A total of eleven caves have been found since a Bedouin shepherd stumbled upon the first in 1947, with archaeologists delving into the 800 documents they have yielded. Apart from biblical texts, there are also many writings regarding life during the 1st and 2nd Centuries AD, all inscribed in several languages, including Hebrew, Aramaic and Greek. There is a lot of speculation over who the authors of the scrolls are, but many scholars believe they were written by a Jewish sect called the Essenes.

cave ruins, not actual
cave ruins, not actual*

These caves often yield a treasure trove of items and documents, but the latest find showed signs of having been looted. The team of archaeologists from Hebrew University determined that the cave had been disturbed and the scrolls taken during the 1950s. Not only that, but that there is evidence — in the form of two iron pickaxes — that the people who likely took the papers also lived in the cave for some time. The latest inhabitants of the cave may have recognized the value of the scrolls, deciding to take only them, and not the rest of the artifacts in the cave.

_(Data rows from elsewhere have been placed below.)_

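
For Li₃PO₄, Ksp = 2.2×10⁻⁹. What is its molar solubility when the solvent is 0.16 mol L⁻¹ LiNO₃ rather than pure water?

Li₃PO₄(s) ⇌ 3 Li⁺(aq) + PO₄³⁻(aq)
Li⁺ is already present at 0.16 mol L⁻¹. If s mol/L of Li₃PO₄ dissolves, [PO₄³⁻] = s while [Li⁺] ≈ 0.16 mol L⁻¹.
Ksp = [Li⁺]^3[PO₄³⁻] = (0.16)^3s
s = 2.2×10⁻⁹ / (0.16)^3 = 5.4×10⁻⁷
s = 5.4×10⁻⁷ mol L⁻¹

5.4×10⁻⁷ M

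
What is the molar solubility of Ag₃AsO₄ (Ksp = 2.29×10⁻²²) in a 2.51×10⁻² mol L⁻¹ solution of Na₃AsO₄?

Ag₃AsO₄(s) ⇌ 3 Ag⁺(aq) + AsO₄³⁻(aq)
AsO₄³⁻ is already present at 2.51×10⁻² mol L⁻¹. If s mol/L of Ag₃AsO₄ dissolves, [Ag⁺] = 3s while [AsO₄³⁻] ≈ 2.51×10⁻² mol L⁻¹.
Ksp = [Ag⁺]^3[AsO₄³⁻] = (3s)^3(2.51×10⁻²)
(3s)^3 = 2.29×10⁻²² / (2.51×10⁻²) = 9.12×10⁻²¹
s = 6.97×10⁻⁸ mol L⁻¹

6.97×10⁻⁸ M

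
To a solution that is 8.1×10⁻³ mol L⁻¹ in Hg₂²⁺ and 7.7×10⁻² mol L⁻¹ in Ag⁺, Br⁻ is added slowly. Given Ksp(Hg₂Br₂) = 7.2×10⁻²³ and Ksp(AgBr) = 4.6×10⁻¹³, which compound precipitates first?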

Despite the previous interference, and as aforementioned, the cave still held many other artifacts, which had archaeologists making some other discoveries. Amongst the textiles, pottery and other small items that made up the horde of the original treasure, a semi-precious stone, a carnelian seal, led the researchers to make some very interesting inferences about the history of the cave. The presence of the stone suggests that pre-historic people also once lived in the cave prior to it being used as a storehouse, making the cave a dwelling for at least three separate families stretched across thousands of years.